Owen Yang

You are a junior doctor in an NHS hospital. What if there are many things to do and you are rushed to complete all tasks, and all tasks are urgent?

A non-atypical day as a junior doctor in the NHS

Someone’s cannula is out and if you do not cannulate now, the patient would miss her intravenous antibiotics. Big time.

Chance is you have no idea how urgent the antibiotics is, and trying to gather relevant information from the nurse on the phone has never ended well.

On top of this, you realised the cannula was not ‘out out,’ It was out because it had been there for three days and one nurse on a random shift decided to take it out because of an unquantified infection risk. Most of the time, in my experience, they did not do it directly for the infection risk. They did it because there was an audit going on, and to meet the auditing criteria they will have to take the cannula out, as per ‘Trust Guidelines’.

You are thinking about going to the ward and see how urgent this cannula actually is, but you already have a long to-do list: on other wards there are heart failure patients with blood pressure of 70/40. There are cancer patients in pain. Someone asked you to review an X ray for the position of a nasogastric tube, without which the patient cannot be fed, as per Trust Guidelines, of course. Apparently there is a ‘discharge manager’ who bleeped you constantly to ask you to write discharge summaries so that all three patients on her list can be discharged. You have absolutely no knowledge about the three patients, but discharging them is the hospital’s top priority (according to her) so that patients in the A&E (accident and emergency) department can be admitted. All of these things are urgent in their own right, in the name of ‘Patient Safety’. The crash bleep will inevitably start at this point.

Coping

One can try to use own wisdom to prioritise these tasks. Sometimes I try to proactively go to other wards to see whether they need help, and hope they will ‘spread the love’ and eventually the love will be boomeranged back to me when I need help.
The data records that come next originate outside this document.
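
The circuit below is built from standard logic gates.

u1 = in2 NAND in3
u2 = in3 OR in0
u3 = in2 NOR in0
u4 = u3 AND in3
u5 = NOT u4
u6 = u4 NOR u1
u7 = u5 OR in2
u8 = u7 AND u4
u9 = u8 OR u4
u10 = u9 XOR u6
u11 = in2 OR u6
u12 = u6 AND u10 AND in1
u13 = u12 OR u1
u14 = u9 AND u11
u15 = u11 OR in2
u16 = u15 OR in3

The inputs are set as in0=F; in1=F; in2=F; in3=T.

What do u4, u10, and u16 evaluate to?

u1 = in2 NAND in3 = F NAND T = T
u3 = in2 NOR in0 = F NOR F = T
u4 = u3 AND in3 = T AND T = T
u5 = NOT u4 = NOT T = F
u6 = u4 NOR u1 = T NOR T = F
u7 = u5 OR in2 = F OR F = F
u8 = u7 AND u4 = F AND T = F
u9 = u8 OR u4 = F OR T = T
u10 = u9 XOR u6 = T XOR F = T
u11 = in2 OR u6 = F OR F = F
u15 = u11 OR in2 = F OR F = F
u16 = u15 OR in3 = F OR T = T

u4 = T, u10 = T, u16 = T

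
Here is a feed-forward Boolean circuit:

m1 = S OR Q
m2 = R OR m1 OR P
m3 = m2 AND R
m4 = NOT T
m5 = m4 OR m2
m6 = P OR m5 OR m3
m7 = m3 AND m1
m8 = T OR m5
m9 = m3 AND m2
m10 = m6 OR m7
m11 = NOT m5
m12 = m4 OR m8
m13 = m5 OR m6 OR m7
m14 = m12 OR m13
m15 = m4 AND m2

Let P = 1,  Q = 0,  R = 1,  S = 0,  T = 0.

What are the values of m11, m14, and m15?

m11 = 0, m14 = 1, m15 = 1

m1 = S OR Q = 0 OR 0 = 0
m2 = R OR m1 OR P = 1 OR 0 OR 1 = 1
m3 = m2 AND R = 1 AND 1 = 1
m4 = NOT T = NOT 0 = 1
m5 = m4 OR m2 = 1 OR 1 = 1
m6 = P OR m5 OR m3 = 1 OR 1 OR 1 = 1
m7 = m3 AND m1 = 1 AND 0 = 0
m8 = T OR m5 = 0 OR 1 = 1
m11 = NOT m5 = NOT 1 = 0
m12 = m4 OR m8 = 1 OR 1 = 1
m13 = m5 OR m6 OR m7 = 1 OR 1 OR 0 = 1
m14 = m12 OR m13 = 1 OR 1 = 1
m15 = m4 AND m2 = 1 AND 1 = 1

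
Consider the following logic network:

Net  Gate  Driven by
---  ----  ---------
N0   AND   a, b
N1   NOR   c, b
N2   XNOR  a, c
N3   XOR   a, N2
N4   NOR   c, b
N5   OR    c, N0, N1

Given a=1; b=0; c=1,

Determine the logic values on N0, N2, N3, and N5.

N0 = 0  N2 = 1  N3 = 0  N5 = 1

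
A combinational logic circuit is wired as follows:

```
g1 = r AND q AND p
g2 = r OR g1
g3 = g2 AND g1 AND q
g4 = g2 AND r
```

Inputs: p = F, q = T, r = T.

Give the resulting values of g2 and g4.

g2 = T  g4 = T

g1 = r AND q AND p = T AND T AND F = F
g2 = r OR g1 = T OR F = T
g4 = g2 AND r = T AND T = T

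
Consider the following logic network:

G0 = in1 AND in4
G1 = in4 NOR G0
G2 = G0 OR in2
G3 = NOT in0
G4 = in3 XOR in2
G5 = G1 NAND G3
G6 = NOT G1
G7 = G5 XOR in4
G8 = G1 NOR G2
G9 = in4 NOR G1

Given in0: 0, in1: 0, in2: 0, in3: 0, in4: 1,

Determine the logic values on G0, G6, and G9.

G0 = 0  G6 = 1  G9 = 0

G0 = in1 AND in4 = 0 AND 1 = 0
G1 = in4 NOR G0 = 1 NOR 0 = 0
G6 = NOT G1 = NOT 0 = 1
G9 = in4 NOR G1 = 1 NOR 0 = 0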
But there is a limit what a single junior doctor can do.

Escalation: earlier rather than late

If I feel overwhelmed I would not wait until the last minute. I would escalate at the earliest stage. At night sometimes there is a night manager, who has some sort of power to relocate or re-prioritise may task. In my experience there isn’t a manager like this during the weekend day-time, and this is usually when everything becomes chaotic. I would either try to bleep the registrar and explain the situation. Sometimes I have absolutely no time, and would just bounce back to the nurse on the ward and ask her to bleep the registrar directly, explaining that I am absolutely overwhelmed.
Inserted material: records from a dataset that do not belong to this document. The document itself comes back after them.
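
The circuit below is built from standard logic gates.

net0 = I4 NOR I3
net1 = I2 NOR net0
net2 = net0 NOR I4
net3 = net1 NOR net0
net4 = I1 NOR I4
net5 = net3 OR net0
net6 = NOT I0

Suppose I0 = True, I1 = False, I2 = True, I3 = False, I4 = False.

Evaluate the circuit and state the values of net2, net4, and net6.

net2 = False  net4 = True  net6 = False

net0 = I4 NOR I3 = False NOR False = True
net2 = net0 NOR I4 = True NOR False = False
net4 = I1 NOR I4 = False NOR False = True
net6 = NOT I0 = NOT True = False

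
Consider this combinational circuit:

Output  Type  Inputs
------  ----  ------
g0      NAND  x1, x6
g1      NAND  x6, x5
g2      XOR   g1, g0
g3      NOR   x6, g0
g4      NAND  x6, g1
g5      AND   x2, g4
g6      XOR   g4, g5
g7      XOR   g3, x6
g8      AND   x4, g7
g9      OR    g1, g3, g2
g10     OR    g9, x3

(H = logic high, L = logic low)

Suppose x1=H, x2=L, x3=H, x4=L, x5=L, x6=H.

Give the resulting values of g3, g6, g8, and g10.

g3 = L, g6 = L, g8 = L, g10 = H

g0 = x1 NAND x6 = H NAND H = L
g1 = x6 NAND x5 = H NAND L = H
g2 = g1 XOR g0 = H XOR L = H
g3 = x6 NOR g0 = H NOR L = L
g4 = x6 NAND g1 = H NAND H = L
g5 = x2 AND g4 = L AND L = L
g6 = g4 XOR g5 = L XOR L = L
g7 = g3 XOR x6 = L XOR H = H
g8 = x4 AND g7 = L AND H = L
g9 = g1 OR g3 OR g2 = H OR L OR H = H
g10 = g9 OR x3 = H OR H = H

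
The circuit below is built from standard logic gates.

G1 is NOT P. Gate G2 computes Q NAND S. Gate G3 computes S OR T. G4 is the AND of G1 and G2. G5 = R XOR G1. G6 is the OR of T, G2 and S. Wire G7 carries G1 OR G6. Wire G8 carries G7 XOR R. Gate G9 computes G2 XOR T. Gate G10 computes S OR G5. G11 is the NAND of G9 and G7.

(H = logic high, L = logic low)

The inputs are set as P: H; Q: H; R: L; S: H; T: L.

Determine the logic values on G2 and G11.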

A smart registrar would assess the situation and act on it. Sometimes he or she will ask another doctor on a different ward to come to help. Sometimes all wards are asking for help at the same time, and that smart registrar would escalate to the hospital or to the consultant, who has ‘higher power’ to manage the human resource to prevent collapse of the hospital system.

Sometimes nothing needs to be done. This is because I escalate early in a sense that I am warning things might or might not happen (say 50% chance). It might not happen. But if the world collapses, I have done my part and given the notice. To me this is important, because I am a junior doctor and cannot absolutely be responsible for a retrospectively preventable incident in a situation like this.

I fear if I have not had time to attend to every patient in time, some of them will have severe safety consequences. This fear overpower any worry about being seen useless or annoying, although I am naturally not bothered about it. The registrar and the nurse should know this as well. You should not be surprised how replaceable a junior doctor is in terms of most tasks on the ward. Most of the time it is our job simplest because we are the cheapest (or cost-effective?) person to do it, I think.

Asking for help should be bravery, not weakness

As far as I know, no one has ever accused me of being lazy or useless when I asked for help early. The frustration is still there because I feel many of these tasks could have been avoided if the hospital is better managed, and everyone could have just been smarter. But hey, welcome to the NHS.

Be confident. But at the same time try to help others and keep the boomerang going.

If you are the registrar or a consultant, be prepared. You are the leader who runs the team, not the crisis manager or some sort of on-demand supporter. I feel for you, though.